Walther’s Law is key for understanding the differences between lithostratigraphy and chronostratigraphy. Walther’s Law states that environments that are adjacent to each other are represented as vertical successions of facies in the rock record if there is no break in sedimentation (no unconformity). If sea level is rising relative to the shore line, the different depositional environments are migrating inland. This leads to different facies accumulating progressively inland as well. The most landward deposits are river deposits and alluvial plain deposits, followed by marsh and then marine deposits. Vertically, you see the facies representing those depositional environments in the same order. At any given time, rocks are being deposited in all of the different environments.
Chronostratigraphy enhances the interpretation of the stratigraphic record in terms of Earth history. Even when one has a detailed map of the distribution of depositional environments, it is difficult to say exactly how to correlate section in terms of time. In real rocks, there are a number of tools that you can use to get correlations of various accuracy. These include: fossils (biostratigraphy); magnetic properties (magnetostratigraphy); absolute ages of interbedded volcanic ash beds and basalt flows; some chemical properties such as elemental isotope ratios in carbonates; geological instantaneous depositional events such as huge storms, meteorite impacts, etc.; and unconformities due to sea level falls and the geometry of sedimentary deposits (sequence stratigraphy). We will get back to all of these in more detail throughout the quarter, particularly near the end.

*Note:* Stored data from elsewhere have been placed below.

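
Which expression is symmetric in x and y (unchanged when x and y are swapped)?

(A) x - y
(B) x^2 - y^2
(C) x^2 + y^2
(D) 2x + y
C

A symmetric expression is unchanged when the variables are permuted; here the transformation to test is the swap (x, y) -> (y, x).
Substitute the transformed coordinates into each option and compare with the original:
(A) x - y  ->  (y) - (x) = -x + y   [differs from x - y: not invariant]
(B) x^2 - y^2  ->  (y)^2 - (x)^2 = -x^2 + y^2   [differs from x^2 - y^2: not invariant]
(C) x^2 + y^2  ->  (y)^2 + (x)^2 = x^2 + y^2   [equals x^2 + y^2: invariant]
(D) 2x + y  ->  2(y) + (x) = x + 2y   [differs from 2x + y: not invariant]

Only option (C), x^2 + y^2, is unchanged by the transformation.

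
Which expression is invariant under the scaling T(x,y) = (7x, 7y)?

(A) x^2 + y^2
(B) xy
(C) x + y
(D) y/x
D

Under the uniform scaling T(x,y) = (7x, 7y):
Substitute the transformed coordinates into each option and compare with the original:
(A) x^2 + y^2  ->  (7x)^2 + (7y)^2 = 49x^2 + 49y^2   [differs from x^2 + y^2: not invariant]
(B) xy  ->  (7x)(7y) = 49xy   [differs from xy: not invariant]
(C) x + y  ->  (7x) + (7y) = 7x + 7y   [differs from x + y: not invariant]
(D) y/x  ->  (7y)/(7x) = y/x   [equals y/x: invariant]

Only option (D), y/x, is unchanged by the transformation.
The common factor 7 cancels in a ratio of coordinates, while sums, products and sums of squares pick up factors of 7 or 49.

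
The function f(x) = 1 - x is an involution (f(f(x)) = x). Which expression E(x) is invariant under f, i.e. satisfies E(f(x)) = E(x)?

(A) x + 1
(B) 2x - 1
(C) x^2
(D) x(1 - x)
D

Replace x by f(x) = 1 - x in each option and simplify. As a quick numerical cross-check, also compare E(3) with E(f(3)) = E(-2).

(A) x + 1  ->  (1 - x) + 1 = 2 - x; check: E(3) = 4 but E(-2) = -1.   [not invariant]
(B) 2x - 1  ->  2(1 - x) - 1 = 1 - 2x; check: E(3) = 5 but E(-2) = -5.   [not invariant]
(C) x^2  ->  (1 - x)^2 = (x - 1)^2; check: E(3) = 9 but E(-2) = 4.   [not invariant]
(D) x(1 - x)  ->  (1 - x)(1 - (1 - x)), which simplifies back to x(1 - x); check: E(3) = -6, E(-2) = -6.   [invariant]

Only (D) is unchanged. E is symmetric under swapping x with f(x) = 1 - x, which is exactly what an involution does.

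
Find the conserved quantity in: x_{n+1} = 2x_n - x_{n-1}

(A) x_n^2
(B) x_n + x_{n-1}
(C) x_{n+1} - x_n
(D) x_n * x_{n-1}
C

For the recurrence x_{n+1} = 2x_n - x_{n-1}:

If x_{n+1} = 2x_n - x_{n-1}, then:
x_{n+1} - x_n = x_n - x_{n-1}
The first difference is constant throughout the sequence.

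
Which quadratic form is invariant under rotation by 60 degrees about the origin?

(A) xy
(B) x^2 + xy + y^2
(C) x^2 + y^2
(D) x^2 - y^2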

Distribution of Rock and Time
One might think that sections can be correlated based on assuming that the same amount of sediment gets deposited in all places in the same amount of time. This is a BAD assumption, although many researchers are forced to use it. It is important to understand that the preserved rock does not represent all of time. In other words, time is not evenly represented by rock thickness. For example, with turbidites, the sandstones may have been deposited in a couple hours to a day at most, whereas the shales (Bouma E) represent 100’s to 1000’s of years of fine grains settling out. Thus, most of the "time" is represented in the much thinner shales. In addition, there is erosion at the base of some of the turbidites. Thus, there is a significant amount of time that is only represented by an erosional surface which produces a gap in the rock record. Generally, sedimentation is thought of as a continuous processes. This is NOT true. Sedimentation is episodic and there are unconformities in the stratigraphic record spanning all time ranges from minutes to millions of years. Gaps of minutes might occur in a river if there is a burst of strong flow that is erosive rather than depositional. Gaps of hours occur at low tides when the intertidal zone is exposed. Gaps of years to thousands of years can occur in land environments where there is no source of sediment or the topography is too high to collect sediment. Gaps of millions of years also occur in terrestrial environments, especially if there is erosion. The longer time gaps usually represent regional changes in deposition and can be very useful for correlating rocks chronostratigraphically. Also, different depositional environments accumulate sediment at different rates: thickness does not equal time!